I’ve been working on CRUD applications since the de facto standard was the LAMP stack and you had to program prepared statements in PHP. With C#, ASP.NET takes all the fun out of it so you are less likely to mess it up. It’s entirely possible to write up a simple CRUD application these days without knowing a lick of SQL. In my opinion, that’s good. Anything to get us away from bypassing the compiler by writing code inside a string. If we could also retire unreadable regex right next to the goto statement, that would be perfect.

First You Need a Model

You have to start somewhere. In the bad-old-days we started with the database, using query language to create the tables and columns. With Code First you start… well, you start with the code. The Model specifically. You know what a Model is, because you’ve been using MVC as a basic principle in all of your applications, right? Right?

Your model is the code that represents your data in your program. It’s just a class that holds values that you’ve queried from the database. And in this case, it’s the Code in “Code First”.

Here’s the steps:

  • Right-click the Models folder
    • Add > Class
    • Name it something descriptive, like what your table name would be.
  • Set public fields - these will translate to database columns
  • Use the vartype? keyword on your fields:
    • public vartype? name - The ? makes things like int and string nullable.
  • Decorate with data annotations to set each field as keys, data types, etc.

Create the database table from the model automatically with view and controller

Now, it is technically possible to do this manually, but why would you? Well, you’d do it at least once so that you know what’s going on. We get to use the NuGet script Add-Migration to do the work for us. We get this because the manual way is pretty much the same every time you do it. And if you yourself do it 100 times, you’re going to write a script that does it for you instead. You do this because like any really good programmer, you’re lazy. But you don’t have to, because it’s already been done. Still, do the work, then come back.

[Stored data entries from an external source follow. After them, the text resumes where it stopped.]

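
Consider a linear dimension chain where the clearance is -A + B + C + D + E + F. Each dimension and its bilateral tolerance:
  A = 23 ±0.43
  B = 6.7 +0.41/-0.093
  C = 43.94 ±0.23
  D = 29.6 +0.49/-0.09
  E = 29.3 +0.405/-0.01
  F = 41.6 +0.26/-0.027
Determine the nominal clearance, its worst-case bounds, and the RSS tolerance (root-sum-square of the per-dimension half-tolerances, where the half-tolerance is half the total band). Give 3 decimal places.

Stack each dimension's contribution:
  -A: nom -23.000 → Σnom=-23.000; wc +0.430/-0.430 → slack +0.430/-0.430; half-tol=0.430, Σhalf²=0.184900
  +B: nom +6.700 → Σnom=-16.300; wc +0.410/-0.093 → slack +0.840/-0.523; half-tol=0.252, Σhalf²=0.248152
  +C: nom +43.940 → Σnom=27.640; wc +0.230/-0.230 → slack +1.070/-0.753; half-tol=0.230, Σhalf²=0.301052
  +D: nom +29.600 → Σnom=57.240; wc +0.490/-0.090 → slack +1.560/-0.843; half-tol=0.290, Σhalf²=0.385152
  +E: nom +29.300 → Σnom=86.540; wc +0.405/-0.010 → slack +1.965/-0.853; half-tol=0.208, Σhalf²=0.428208
  +F: nom +41.600 → Σnom=128.140; wc +0.260/-0.027 → slack +2.225/-0.880; half-tol=0.144, Σhalf²=0.448801
Nominal = 128.140. Worst-case = [128.140 - 0.880, 128.140 + 2.225] = [127.260, 130.365]. RSS = √0.448801 = 0.670.

nominal=128.140 wc=[127.260,130.365] rss=0.670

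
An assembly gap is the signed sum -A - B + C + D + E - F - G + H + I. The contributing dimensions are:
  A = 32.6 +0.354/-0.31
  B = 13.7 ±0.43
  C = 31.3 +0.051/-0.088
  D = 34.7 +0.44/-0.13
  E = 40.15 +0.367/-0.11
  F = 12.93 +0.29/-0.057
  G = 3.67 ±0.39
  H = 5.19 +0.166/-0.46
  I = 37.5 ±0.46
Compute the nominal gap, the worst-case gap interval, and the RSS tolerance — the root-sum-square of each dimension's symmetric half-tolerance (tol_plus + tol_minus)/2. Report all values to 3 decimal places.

Stack each dimension's contribution:
  -A: nom -32.600 → Σnom=-32.600; wc +0.310/-0.354 → slack +0.310/-0.354; half-tol=0.332, Σhalf²=0.110224
  -B: nom -13.700 → Σnom=-46.300; wc +0.430/-0.430 → slack +0.740/-0.784; half-tol=0.430, Σhalf²=0.295124
  +C: nom +31.300 → Σnom=-15.000; wc +0.051/-0.088 → slack +0.791/-0.872; half-tol=0.069, Σhalf²=0.299954
  +D: nom +34.700 → Σnom=19.700; wc +0.440/-0.130 → slack +1.231/-1.002; half-tol=0.285, Σhalf²=0.381179
  +E: nom +40.150 → Σnom=59.850; wc +0.367/-0.110 → slack +1.598/-1.112; half-tol=0.238, Σhalf²=0.438061
  -F: nom -12.930 → Σnom=46.920; wc +0.057/-0.290 → slack +1.655/-1.402; half-tol=0.173, Σhalf²=0.468164
  -G: nom -3.670 → Σnom=43.250; wc +0.390/-0.390 → slack +2.045/-1.792; half-tol=0.390, Σhalf²=0.620264
  +H: nom +5.190 → Σnom=48.440; wc +0.166/-0.460 → slack +2.211/-2.252; half-tol=0.313, Σhalf²=0.718233
  +I: nom +37.500 → Σnom=85.940; wc +0.460/-0.460 → slack +2.671/-2.712; half-tol=0.460, Σhalf²=0.929833
Nominal = 85.940. Worst-case = [85.940 - 2.712, 85.940 + 2.671] = [83.228, 88.611]. RSS = √0.929833 = 0.964.

nominal=85.940 wc=[83.228,88.611] rss=0.964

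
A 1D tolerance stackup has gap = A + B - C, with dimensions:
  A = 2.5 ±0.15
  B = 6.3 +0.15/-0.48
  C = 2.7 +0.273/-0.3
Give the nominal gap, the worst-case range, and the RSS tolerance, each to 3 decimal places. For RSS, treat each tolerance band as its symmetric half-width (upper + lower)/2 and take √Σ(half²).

nominal=6.100 wc=[5.197,6.700] rss=0.451

Stack each dimension's contribution:
  +A: nom +2.500 → Σnom=2.500; wc +0.150/-0.150 → slack +0.150/-0.150; half-tol=0.150, Σhalf²=0.022500
  +B: nom +6.300 → Σnom=8.800; wc +0.150/-0.480 → slack +0.300/-0.630; half-tol=0.315, Σhalf²=0.121725
  -C: nom -2.700 → Σnom=6.100; wc +0.300/-0.273 → slack +0.600/-0.903; half-tol=0.286, Σhalf²=0.203807
Nominal = 6.100. Worst-case = [6.100 - 0.903, 6.100 + 0.600] = [5.197, 6.700]. RSS = √0.203807 = 0.451.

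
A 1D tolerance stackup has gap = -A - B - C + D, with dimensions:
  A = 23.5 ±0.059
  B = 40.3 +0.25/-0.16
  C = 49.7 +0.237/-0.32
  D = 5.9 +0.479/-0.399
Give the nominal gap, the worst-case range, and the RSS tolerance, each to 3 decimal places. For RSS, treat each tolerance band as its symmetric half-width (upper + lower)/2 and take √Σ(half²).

Stack each dimension's contribution:
  -A: nom -23.500 → Σnom=-23.500; wc +0.059/-0.059 → slack +0.059/-0.059; half-tol=0.059, Σhalf²=0.003481
  -B: nom -40.300 → Σnom=-63.800; wc +0.160/-0.250 → slack +0.219/-0.309; half-tol=0.205, Σhalf²=0.045506
  -C: nom -49.700 → Σnom=-113.500; wc +0.320/-0.237 → slack +0.539/-0.546; half-tol=0.278, Σhalf²=0.123068
  +D: nom +5.900 → Σnom=-107.600; wc +0.479/-0.399 → slack +1.018/-0.945; half-tol=0.439, Σhalf²=0.315789
Nominal = -107.600. Worst-case = [-107.600 - 0.945, -107.600 + 1.018] = [-108.545, -106.582]. RSS = √0.315789 = 0.562.

nominal=-107.600 wc=[-108.545,-106.582] rss=0.562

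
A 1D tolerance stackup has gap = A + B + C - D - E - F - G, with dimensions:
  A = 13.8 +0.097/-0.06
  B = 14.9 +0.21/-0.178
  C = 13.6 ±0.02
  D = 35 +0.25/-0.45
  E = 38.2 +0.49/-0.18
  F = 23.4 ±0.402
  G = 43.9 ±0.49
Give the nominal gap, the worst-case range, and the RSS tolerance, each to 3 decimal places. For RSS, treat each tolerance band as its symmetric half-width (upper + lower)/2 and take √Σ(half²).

Stack each dimension's contribution:
  +A: nom +13.800 → Σnom=13.800; wc +0.097/-0.060 → slack +0.097/-0.060; half-tol=0.079, Σhalf²=0.006162
  +B: nom +14.900 → Σnom=28.700; wc +0.210/-0.178 → slack +0.307/-0.238; half-tol=0.194, Σhalf²=0.043798
  +C: nom +13.600 → Σnom=42.300; wc +0.020/-0.020 → slack +0.327/-0.258; half-tol=0.020, Σhalf²=0.044198
  -D: nom -35.000 → Σnom=7.300; wc +0.450/-0.250 → slack +0.777/-0.508; half-tol=0.350, Σhalf²=0.166698
  -E: nom -38.200 → Σnom=-30.900; wc +0.180/-0.490 → slack +0.957/-0.998; half-tol=0.335, Σhalf²=0.278923
  -F: nom -23.400 → Σnom=-54.300; wc +0.402/-0.402 → slack +1.359/-1.400; half-tol=0.402, Σhalf²=0.440527
  -G: nom -43.900 → Σnom=-98.200; wc +0.490/-0.490 → slack +1.849/-1.890; half-tol=0.490, Σhalf²=0.680627
Nominal = -98.200. Worst-case = [-98.200 - 1.890, -98.200 + 1.849] = [-100.090, -96.351]. RSS = √0.680627 = 0.825.

nominal=-98.200 wc=[-100.090,-96.351] rss=0.825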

Install the Console Script

  • Tools > NuGet Package Manager > Package Manager Console Install-Package Microsoft.EntityFrameworkCore.Design Install-Package Microsoft.EntityFrameworkCore.SqlServer

Let Visual Studio Set up Scaffolding For You

You don’t even have to write all the code first. Just the model. With that, you can let Visual Studio write the rest of the code.

  • Right click Controllers folder
    • Add > New Scaffold Item
    • MVC Controller with views, using Entity Framework
      • Select your Model class
      • Data context class > “+”
        • MyModel.Data.MyModelContext
    • Automatically creates “scaffolding”
      • Inserts required package references in the MyModel.csproj project file.
      • Registers the database context in the Program.cs file.
        • Adds Dependency Injection (builder.Services… etc)
          • Look for <MyModelContext>
          • See it passed as an argument in the new controller’s
      • Adds a database connection string to the appsettings.json file.
      • Creates A movies controller: Controllers/MyController.cs
      • Creates Razor view files for Create, Delete, Details, Edit, and Index pages:
      • Views/Movies/*.cshtml
      • Creates A database context class: Data/MyContext.cs

Use Add-Migration to Sync Code With Database

The code is now done. Now is the part that comes second: Making the code talk to the database:

Open up a console from here:

Tools > NuGet Package Manager > Package Manager Console

Enter the following two commands:


	Add-Migration InitialCreate
	Update-Database

Conclusion

That’s all there is! At this point, you have a model, a view, and a controller. You’ve even got the database table all set up. You barely had to type any code. Why did you even go to school to learn about programming?